Nature Photonics
- Discipline: Photonics
- Language: English
- Edited by: Oliver Graydon and Rachel Pei Chin Won

Publication details
- History: 2007-present
- Publisher: Nature Publishing Group (United Kingdom)
- Frequency: Monthly
- Impact factor: 38.1 (2025)

Standard abbreviations
- ISO 4: Nat. Photonics

Indexing
- ISSN: 1749-4885 (print) 1749-4893 (web)
- LCCN: 2007212985
- OCLC no.: 78160603

Links
- Journal homepage;

= Nature Photonics =

Scientific journal on photonics

Nature Photonics is a peer-reviewed scientific journal published by the Nature Publishing Group. The editor-in-chief is Oliver Graydon. The journal covers research related to optoelectronics, laser science, imaging, communications, and other aspects of photonics and was established in January 2007. Nature Photonics publishes review articles, research papers, News and Views pieces, and research highlights summarizing the latest scientific findings in optoelectronics.

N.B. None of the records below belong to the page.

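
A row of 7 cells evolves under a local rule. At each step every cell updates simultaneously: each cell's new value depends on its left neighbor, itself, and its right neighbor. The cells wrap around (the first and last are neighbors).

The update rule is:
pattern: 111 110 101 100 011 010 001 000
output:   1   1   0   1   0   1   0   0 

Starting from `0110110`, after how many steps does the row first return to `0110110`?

14

0010011
1011001
1001100
1100110
0110010
0011011
1001001
1101100
0100110
0110011
0011001
1001101
1100100
0110110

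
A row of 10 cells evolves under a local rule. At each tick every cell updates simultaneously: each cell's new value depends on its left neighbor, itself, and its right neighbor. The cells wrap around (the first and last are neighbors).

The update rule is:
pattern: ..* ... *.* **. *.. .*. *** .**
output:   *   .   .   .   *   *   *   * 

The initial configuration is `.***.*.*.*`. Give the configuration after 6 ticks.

.*.*.*.***

.**..*.*.*
.*.***.*.*
.*.**..*.*
.*.*.***.*
.*.*.**..*
.*.*.*.***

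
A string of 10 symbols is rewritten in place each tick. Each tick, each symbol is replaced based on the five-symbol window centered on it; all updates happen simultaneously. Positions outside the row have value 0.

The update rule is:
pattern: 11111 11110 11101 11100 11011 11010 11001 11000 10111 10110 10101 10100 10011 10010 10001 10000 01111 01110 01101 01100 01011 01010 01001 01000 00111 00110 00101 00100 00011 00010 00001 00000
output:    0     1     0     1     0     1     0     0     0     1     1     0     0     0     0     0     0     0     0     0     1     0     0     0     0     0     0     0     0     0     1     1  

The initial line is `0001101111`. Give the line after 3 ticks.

1110001001

tick 1: 1100000011
tick 2: 0000111000
tick 3: 1110001001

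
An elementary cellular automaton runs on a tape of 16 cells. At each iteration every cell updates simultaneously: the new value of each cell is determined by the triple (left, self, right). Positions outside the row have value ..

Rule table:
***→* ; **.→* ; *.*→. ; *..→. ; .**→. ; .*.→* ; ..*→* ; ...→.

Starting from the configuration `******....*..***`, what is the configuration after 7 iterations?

*.*..*.**.*.*.**

.*****...**.*.**
*.****..*.*.*..*
*..***.**.*.*.**
*.*.**..*.*.*..*
*.*..*.**.*.*.**
*.*.**..*.*.*..*  (repeats iteration 4; period 2)
iteration 7: *.*..*.**.*.*.**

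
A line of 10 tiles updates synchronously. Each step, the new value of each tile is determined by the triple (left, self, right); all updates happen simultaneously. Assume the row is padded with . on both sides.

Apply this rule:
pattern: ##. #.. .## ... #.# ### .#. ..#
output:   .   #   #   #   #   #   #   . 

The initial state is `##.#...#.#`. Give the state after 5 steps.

##.###.##.

#.####.###
#####.###.
####.###.#
###.###.##
##.###.##.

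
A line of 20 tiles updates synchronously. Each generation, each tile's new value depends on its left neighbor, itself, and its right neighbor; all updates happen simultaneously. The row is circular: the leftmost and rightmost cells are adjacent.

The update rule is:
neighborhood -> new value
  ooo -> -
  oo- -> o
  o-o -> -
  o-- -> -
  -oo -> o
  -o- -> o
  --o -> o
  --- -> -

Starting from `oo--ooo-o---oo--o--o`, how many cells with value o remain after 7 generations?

12

generation 1: -o-oo-o-o--ooo-oo-oo
generation 2: -o-oo-o-o-oo-o-oo-oo
generation 3: -o-oo-o-o-oo-o-oo-oo  (fixed point — unchanged through generation 7)
count of o: 12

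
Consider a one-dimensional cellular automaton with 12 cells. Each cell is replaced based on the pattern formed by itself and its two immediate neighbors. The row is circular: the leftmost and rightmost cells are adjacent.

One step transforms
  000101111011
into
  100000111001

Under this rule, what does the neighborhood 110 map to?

1

At position 8 the neighborhood is 110; the next row has 1 there.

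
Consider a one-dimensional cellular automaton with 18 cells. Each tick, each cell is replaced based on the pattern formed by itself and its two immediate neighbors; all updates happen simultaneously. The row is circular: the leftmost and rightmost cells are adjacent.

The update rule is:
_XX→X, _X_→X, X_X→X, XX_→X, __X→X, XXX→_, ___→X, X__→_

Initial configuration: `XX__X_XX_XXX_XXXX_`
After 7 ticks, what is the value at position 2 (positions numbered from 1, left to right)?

XX_XXXXXXX_XXX__XX
_XXX_____XXX_X_XX_
XX_X_XXXXX_XXXXXX_
XXXXXX___XXX____XX
_____X_XXX_X_XXXX_
XXXXXXXX_XXXXX__X_
X______XXX___X_XXX
position 2 holds _

_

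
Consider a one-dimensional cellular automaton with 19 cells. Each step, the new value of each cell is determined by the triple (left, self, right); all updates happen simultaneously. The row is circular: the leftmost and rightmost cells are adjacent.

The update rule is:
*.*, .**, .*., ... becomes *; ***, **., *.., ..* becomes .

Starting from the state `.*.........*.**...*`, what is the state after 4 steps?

*.*..*...**..*.**.*

**.*******.***..*.*
..**......**....***
..*..****.*..**.*..
*.*..*...**..*.**.*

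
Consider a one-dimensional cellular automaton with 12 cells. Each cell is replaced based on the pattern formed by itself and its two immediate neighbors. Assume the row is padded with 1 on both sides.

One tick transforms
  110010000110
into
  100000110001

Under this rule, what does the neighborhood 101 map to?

1

At position 11 the neighborhood is 101; the next row has 1 there.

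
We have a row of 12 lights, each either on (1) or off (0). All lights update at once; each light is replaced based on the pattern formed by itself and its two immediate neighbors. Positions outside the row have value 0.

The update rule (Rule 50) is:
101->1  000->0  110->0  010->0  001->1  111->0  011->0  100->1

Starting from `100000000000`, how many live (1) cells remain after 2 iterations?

iteration 1: 010000000000
iteration 2: 101000000000
count of 1: 2

2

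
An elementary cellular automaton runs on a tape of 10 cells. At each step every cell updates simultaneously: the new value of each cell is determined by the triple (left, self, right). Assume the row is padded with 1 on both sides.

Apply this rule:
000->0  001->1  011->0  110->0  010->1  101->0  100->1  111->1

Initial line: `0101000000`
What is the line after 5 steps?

step 1: 0101100001
step 2: 0100010010
step 3: 0110111110
step 4: 0000011100
step 5: 1000101011

1000101011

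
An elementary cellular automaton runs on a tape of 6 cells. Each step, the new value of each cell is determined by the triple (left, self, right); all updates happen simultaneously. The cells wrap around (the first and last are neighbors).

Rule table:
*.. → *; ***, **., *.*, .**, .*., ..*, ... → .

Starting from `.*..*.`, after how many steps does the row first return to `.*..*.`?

3

..*..*
*..*..
.*..*.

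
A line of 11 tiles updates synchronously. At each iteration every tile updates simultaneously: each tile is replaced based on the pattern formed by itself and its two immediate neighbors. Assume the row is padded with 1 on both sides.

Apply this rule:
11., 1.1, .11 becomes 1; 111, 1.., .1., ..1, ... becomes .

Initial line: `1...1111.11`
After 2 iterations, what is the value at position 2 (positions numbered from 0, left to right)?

iteration 1: 1...1..111.
iteration 2: 1......1.11
position 2 holds .

.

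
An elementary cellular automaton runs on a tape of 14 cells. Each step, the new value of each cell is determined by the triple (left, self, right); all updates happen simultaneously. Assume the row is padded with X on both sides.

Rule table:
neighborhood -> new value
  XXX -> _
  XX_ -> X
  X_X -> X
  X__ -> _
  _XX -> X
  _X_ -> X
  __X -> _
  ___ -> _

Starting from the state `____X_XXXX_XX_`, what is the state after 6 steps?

____X_X__X____

____XXX__XXXXX
____X_X__X____
____XXX__X____
____X_X__X____  (repeats step 2; period 2)
step 6: ____X_X__X____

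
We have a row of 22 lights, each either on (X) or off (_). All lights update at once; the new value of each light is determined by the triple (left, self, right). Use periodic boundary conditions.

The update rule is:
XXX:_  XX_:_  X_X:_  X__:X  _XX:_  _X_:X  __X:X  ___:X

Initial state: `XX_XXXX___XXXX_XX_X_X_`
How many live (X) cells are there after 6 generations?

19

_______XXX________X_X_
XXXXXXX___XXXXXXXXX_XX
_______XXX____________
XXXXXXX___XXXXXXXXXXXX
_______XXX____________  (repeats generation 3; period 2)
generation 6: XXXXXXX___XXXXXXXXXXXX
count of X: 19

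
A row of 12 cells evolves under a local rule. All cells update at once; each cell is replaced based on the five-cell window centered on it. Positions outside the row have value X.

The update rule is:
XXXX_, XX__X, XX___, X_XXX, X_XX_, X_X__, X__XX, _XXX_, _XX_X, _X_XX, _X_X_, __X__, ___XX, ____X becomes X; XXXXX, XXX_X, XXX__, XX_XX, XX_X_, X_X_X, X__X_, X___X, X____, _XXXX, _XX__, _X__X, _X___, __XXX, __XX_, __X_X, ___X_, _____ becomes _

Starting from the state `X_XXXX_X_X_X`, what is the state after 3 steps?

__X_X___X_XX
X__XX____XX_
_XX__X_XX_X_

_XX__X_XX_X_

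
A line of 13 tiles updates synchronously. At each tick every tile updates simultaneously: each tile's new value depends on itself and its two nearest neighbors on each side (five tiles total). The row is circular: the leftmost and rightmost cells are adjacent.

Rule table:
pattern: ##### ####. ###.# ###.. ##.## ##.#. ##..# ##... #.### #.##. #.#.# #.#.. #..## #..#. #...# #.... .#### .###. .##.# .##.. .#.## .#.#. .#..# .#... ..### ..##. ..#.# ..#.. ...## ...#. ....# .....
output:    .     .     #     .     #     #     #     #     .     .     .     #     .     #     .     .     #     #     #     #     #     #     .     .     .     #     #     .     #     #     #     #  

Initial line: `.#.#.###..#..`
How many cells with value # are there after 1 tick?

tick 1: ###.#.#.##...
count of #: 7

7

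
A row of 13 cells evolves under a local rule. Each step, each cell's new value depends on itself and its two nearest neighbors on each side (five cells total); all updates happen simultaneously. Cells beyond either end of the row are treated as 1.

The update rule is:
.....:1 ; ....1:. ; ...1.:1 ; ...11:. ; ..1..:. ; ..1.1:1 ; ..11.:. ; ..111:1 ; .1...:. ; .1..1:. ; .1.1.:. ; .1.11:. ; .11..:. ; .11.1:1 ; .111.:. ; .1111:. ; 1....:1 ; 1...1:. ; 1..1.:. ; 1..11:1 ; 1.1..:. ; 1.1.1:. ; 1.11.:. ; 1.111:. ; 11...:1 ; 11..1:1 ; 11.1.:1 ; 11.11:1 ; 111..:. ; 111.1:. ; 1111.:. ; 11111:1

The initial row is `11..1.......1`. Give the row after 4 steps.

1...1..1.11..

..1...1111..1
1.....1...111
.111.1....1.1
1...1..1.11..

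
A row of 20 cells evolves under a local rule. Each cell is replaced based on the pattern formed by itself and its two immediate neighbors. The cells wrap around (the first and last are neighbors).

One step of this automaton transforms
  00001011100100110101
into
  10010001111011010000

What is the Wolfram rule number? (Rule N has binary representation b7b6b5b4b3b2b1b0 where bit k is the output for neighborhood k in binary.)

position 7: 111 → 1  (bit 7 = 1)
position 8: 110 → 1  (bit 6 = 1)
position 5: 101 → 0  (bit 5 = 0)
position 0: 100 → 1  (bit 4 = 1)
position 6: 011 → 0  (bit 3 = 0)
position 4: 010 → 0  (bit 2 = 0)
position 3: 001 → 1  (bit 1 = 1)
position 1: 000 → 0  (bit 0 = 0)
bits b7..b0 = 11010010 = 210

210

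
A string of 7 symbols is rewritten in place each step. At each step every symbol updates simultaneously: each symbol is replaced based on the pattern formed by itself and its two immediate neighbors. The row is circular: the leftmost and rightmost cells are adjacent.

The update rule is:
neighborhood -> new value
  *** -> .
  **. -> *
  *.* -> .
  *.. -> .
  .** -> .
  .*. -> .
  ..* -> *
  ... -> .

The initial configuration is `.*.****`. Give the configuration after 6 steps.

......*
.....*.
....*..
...*...
..*....
.*.....

.*.....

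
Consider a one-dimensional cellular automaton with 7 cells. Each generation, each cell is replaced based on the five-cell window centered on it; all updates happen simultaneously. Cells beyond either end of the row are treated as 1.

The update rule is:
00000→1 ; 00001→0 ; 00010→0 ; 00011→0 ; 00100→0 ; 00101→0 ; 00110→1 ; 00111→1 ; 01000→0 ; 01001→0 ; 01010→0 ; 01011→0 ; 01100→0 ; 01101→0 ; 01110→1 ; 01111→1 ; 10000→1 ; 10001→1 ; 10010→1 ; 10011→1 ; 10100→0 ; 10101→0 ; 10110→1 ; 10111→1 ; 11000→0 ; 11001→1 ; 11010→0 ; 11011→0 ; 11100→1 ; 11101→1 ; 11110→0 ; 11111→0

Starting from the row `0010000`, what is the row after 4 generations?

generation 1: 1100100
generation 2: 0111001
generation 3: 0111111
generation 4: 0110000

0110000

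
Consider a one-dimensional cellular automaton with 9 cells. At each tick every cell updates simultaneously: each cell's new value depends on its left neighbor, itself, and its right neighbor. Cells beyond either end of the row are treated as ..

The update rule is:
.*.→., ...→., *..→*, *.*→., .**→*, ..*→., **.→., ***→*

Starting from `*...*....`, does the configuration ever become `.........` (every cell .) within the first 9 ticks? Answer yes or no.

tick 1: .*...*...
tick 2: ..*...*..
tick 3: ...*...*.
tick 4: ....*...*
tick 5: .....*...
tick 6: ......*..
tick 7: .......*.
tick 8: ........*
tick 9: .........
all cells are . at tick 9

yes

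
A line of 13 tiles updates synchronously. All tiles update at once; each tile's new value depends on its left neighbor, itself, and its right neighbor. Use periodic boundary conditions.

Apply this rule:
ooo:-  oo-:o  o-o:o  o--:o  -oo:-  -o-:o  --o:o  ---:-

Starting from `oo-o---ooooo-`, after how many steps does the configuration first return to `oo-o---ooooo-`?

3

-oooo-o----oo
o---oooo--o-o
oo-o---ooooo-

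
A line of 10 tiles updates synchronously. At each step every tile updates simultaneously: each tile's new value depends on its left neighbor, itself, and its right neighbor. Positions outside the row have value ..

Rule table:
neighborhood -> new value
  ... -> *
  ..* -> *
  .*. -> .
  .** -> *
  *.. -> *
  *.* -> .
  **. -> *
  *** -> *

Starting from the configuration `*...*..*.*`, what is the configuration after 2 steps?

.***.**...
****.*****

****.*****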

This is complemented by a mix of articles dedicated to the business side of the industry covering areas such as technology commercialization and market analysis. The papers that have been published in this journal are internationally acclaimed for maintaining high research standards. The journal is regarded as top-ranking in the field of photonics.

Nature Photonics is indexed in the NASA Astrophysics Data System and Science Citation Index.